Posted in: Genres by Bob Craypoe on June 26th, 2014 | 0 Comments

Things worth having are rarely obtained easily. Sometimes the key to to obtaining those things is persistence.

In music, there are many goals one can set. You may want to improve upon your level of musicianship, you may want to increase the number of songs in your set list or increase the number of gigs you are scoring. All of these things can be achieved over time, if you are persistent.

A set list takes a while to grow in length. But with focus, time and persistence, it will happen. Just concentrate on where you need to go. Do you need to add more upbeat songs? Do you need to add more mellow songs or ballads? What is your target audience? Where do you intend to play? The key is to keep the big picture in mind and then outline achievable and realistic goals. Then set out to pursue those goals persistently. Occasionally assess your rate of progress and make an occasional adjustment when and if necessary.
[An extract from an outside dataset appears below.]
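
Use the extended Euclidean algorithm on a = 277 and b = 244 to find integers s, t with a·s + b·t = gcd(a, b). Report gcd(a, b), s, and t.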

Recently, as part of a music duo, we decided to add some more upbeat songs to our set list. We also had a first set that was not loaded with as many upbeat tunes as the later sets, so we saw that as being our weak set. We chose five upbeat and newer songs to work on to add to our set list and we were going to put some in our first set while also taking a couple of upbeat songs from later sets and put them in the first set. We had a time frame we hoped to achieve this by. So then we worked on the newer songs while still rehearsing the old songs. We have a lengthy set list and we do half the set list on one day and rehearse the other half on another day, since we rehearse two times a week. Each one of those rehearsals will also include working on the new material. So we were able to work those new songs in relatively quickly. We also managed to add two other songs in the amount of time we hoped the goal would be reached. In the end, we ended up with seven new songs instead of the five we initially hoped to add. But it was persistence that did it.

I have also had goals in reference to improving myself as a musician. There were times when I wanted to work on certain techniques on various instruments or to get to a certain level of proficiency on an instrument. Obviously this required practice and time. I know from previous experience that if I am persistent enough, over time, those goals will be reached. It’s a matter of practicing every day, having set goals and persistently pursuing those goals. Even slow progress is better than no progress and if you continue to work at it, you will eventually reach your goal. Of course that’s assuming your goal is a realistically attainable one.